O contexto de What’s Going On era tão complexo que, com mais motivo ainda, parece um milagre ouvi-lo tão orgânico, tão compacto, tão espiritual em suas diferentes ondas de soul, gospel, jazz, spoken word e pop. E também foi milagroso para muitos artistas que entraram nesse rio e saíram transformados. Meio século depois de sua criação, é uma boa oportunidade para fazer uma revisão de um bom punhado dos músicos que foram iluminados por What’s Going On, o disco com o qual Marvin Gaye alcançou um território inexplorado.

Sem sua conquista artística, seria muito difícil entender alguém como Prince, outro revolucionário do som, que compreendeu a importância de impregnar seus melhores trabalhos de atmosferas envolventes. Foi seu melhor discípulo. Mas há mais músicos que se movimentaram com esses parâmetros envolventes, vozes negras a serviço de uma causa sonora fluida. Os ensinamentos de Gaye podem ser vistos nas melhores versões de John Legend e Seal ou em alguns dos mais recentes talentos do soul contemporâneo, como Curtis Harding e Leon Bridges. Também em vozes femininas para reivindicar (e descobrir por parte do grande público), como Susan Archives.
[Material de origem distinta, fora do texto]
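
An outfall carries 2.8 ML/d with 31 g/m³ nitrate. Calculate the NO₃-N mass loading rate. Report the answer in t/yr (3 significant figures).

2.8 ML/d = 0.03241 m³/s.
Mass flux = Q·C = 0.03241 m³/s × 31 g/m³ = 1.005 g/s.
= 1.005 g/s × 31.56 = 31.7 t/yr.

31.7 t/yr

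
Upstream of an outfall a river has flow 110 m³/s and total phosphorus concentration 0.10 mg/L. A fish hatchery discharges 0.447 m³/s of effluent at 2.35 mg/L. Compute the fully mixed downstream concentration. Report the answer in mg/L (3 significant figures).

0.109 mg/L

Conservation of mass across the mixing zone: C = (0.447·2.35 + 110·0.1) / (0.447 + 110) = 12.05/110.4 = 0.1091 mg/L.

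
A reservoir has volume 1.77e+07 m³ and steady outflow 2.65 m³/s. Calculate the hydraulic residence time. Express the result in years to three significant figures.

Q = 2.65 m³/s × 3.156e+07 s/yr = 8.363e+07 m³/yr.
Hydraulic residence time τ = V/Q = 1.77e+07/8.363e+07 = 0.2117 yr.

0.212 yr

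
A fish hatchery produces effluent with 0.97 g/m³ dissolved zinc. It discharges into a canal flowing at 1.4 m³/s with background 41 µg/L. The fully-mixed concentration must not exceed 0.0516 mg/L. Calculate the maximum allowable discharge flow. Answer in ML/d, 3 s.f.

41 µg/L = 0.041 mg/L.
Mass balance at complete mixing: C_std·(Q_w + Q_r) = Q_w·C_e + Q_r·C_b.
Rearranging, Q_w = Q_r·(C_std − C_b)/(C_e − C_std) = 1.4·(0.0516 − 0.041) / (0.97 − 0.0516) = 0.01616 m³/s.
= 1.396 ML/d.

1.40 ML/d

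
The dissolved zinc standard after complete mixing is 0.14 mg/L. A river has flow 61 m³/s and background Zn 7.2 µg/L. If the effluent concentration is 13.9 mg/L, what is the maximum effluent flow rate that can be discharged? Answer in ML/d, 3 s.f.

7.2 µg/L = 0.0072 mg/L.
Mass balance at complete mixing: C_std·(Q_w + Q_r) = Q_w·C_e + Q_r·C_b.
Rearranging, Q_w = Q_r·(C_std − C_b)/(C_e − C_std) = 61·(0.14 − 0.0072) / (13.9 − 0.14) = 0.5887 m³/s.
= 50.87 ML/d.

50.9 ML/d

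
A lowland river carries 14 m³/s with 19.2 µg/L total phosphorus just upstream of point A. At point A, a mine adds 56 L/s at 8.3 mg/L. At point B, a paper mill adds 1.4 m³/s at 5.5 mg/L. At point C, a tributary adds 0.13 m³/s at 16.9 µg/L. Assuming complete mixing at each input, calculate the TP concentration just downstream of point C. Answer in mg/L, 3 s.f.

0.541 mg/L

19.2 µg/L = 0.0192 mg/L.
56 L/s = 0.056 m³/s.
After input A: C = (14·0.0192 + 0.056·8.3) / 14.06 = 0.05219 mg/L.
After input B: C = (14.06·0.05219 + 1.4·5.5) / 15.46 = 0.5457 mg/L.
16.9 µg/L = 0.0169 mg/L.
After input C: C = (15.46·0.5457 + 0.13·0.0169) / 15.59 = 0.5412 mg/L.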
What’s Going On é muito mais do que um grande disco de soul. É um gênero em si mesmo e, portanto, nele beberam outros estilos afro-americanos, como o hip-hop e o rhythm and blues moderno. Seu espírito paira sobre trabalhos absorventes de figuras desses gêneros como Kendrick Lamar, D’Angelo, Frank Ocean e Moses Sumney. E inclusive, em uma visão mais roqueira, o grupo Black Pumas é como se tivesse os predicados de Gaye tatuados em suas canções poderosas.